Markdown has emerged as the lingua franca of AI, especially with the proliferation of AI agents. But an Anthropic engineer argues that HTML is a better choice for output. And despite my love of Markdown, I have to say, he makes a compelling case.

“Markdown has become the dominant file format used by agents to communicate with us,” Anthropic’s Thariq Shihipar writes. “It’s simple, portable, has some rich text capability and is easy for you to edit. Claude has even gotten surprisingly good at using ASCII to make diagrams inside of markdown files.”

So what’s the problem? As hinted in that last sentence, Markdown is limited when it comes to output: This is just plain text with some formatting syntax in the form of special characters, and though it’s human-readable, it can’t be made to be as pretty and visual as HTML.

“I want richer visualizations, color, and diagrams and I want to be able to share them easily,” he adds. “I’ve started preferring HTML as an output format instead of Markdown and increasingly see this being used by others on the Claude Code team, this is why.”

He’s onto something here. If you know your Markdown history–I write about this in an as yet unfinished chapter in what might become a book about Markdown for writers–you know that when John Gruber created it, Markdown was two things: It’s a plain text formatting syntax, and a software tool that converts that plain text formatting to HTML, the language of the web. That is, Markdown was never meant to be the output. The output was always going to be HTML.

Shihipar explains, correctly, that HTML can convey much richer information than Markdown and that it can be used to create beautiful visuals with images, code snippets, interactive elements with JavaScript, designs with CSS, and much more. “There is almost no set of information that Claude can read that you cannot fairly efficiently represent with HTML,” he writes. “This makes it a highly efficient way for the model to communicate in-depth information to you and for you to review.”

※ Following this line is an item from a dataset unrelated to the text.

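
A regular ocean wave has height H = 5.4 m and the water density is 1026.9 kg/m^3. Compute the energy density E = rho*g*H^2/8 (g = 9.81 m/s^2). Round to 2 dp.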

I use Markdown for writing because it’s simple and fast and infinitely compatible, but it’s worth pointing out that the app I use to write, Typora, is visual in nature and provides a formatted representation of what I write using embedded hyperlinks, headline styles, bold and italic text, and the like. But many Markdown editors provide both source code and output displays, often side-by-side. The output display is HTML.

Shihipar’s post goes into more detail on this topic, but I didn’t have to get too far into it before I realized how right he is. If you think about HTML, there’s a code view with a tags-based syntax that is human readable but not pretty, and then a formatted HTML display. Markdown works the same way, it’s just a lot simpler than HTML. But if you care about this stuff, his post is absolutely worth reading. I’m curious to see what if anything comes out of this.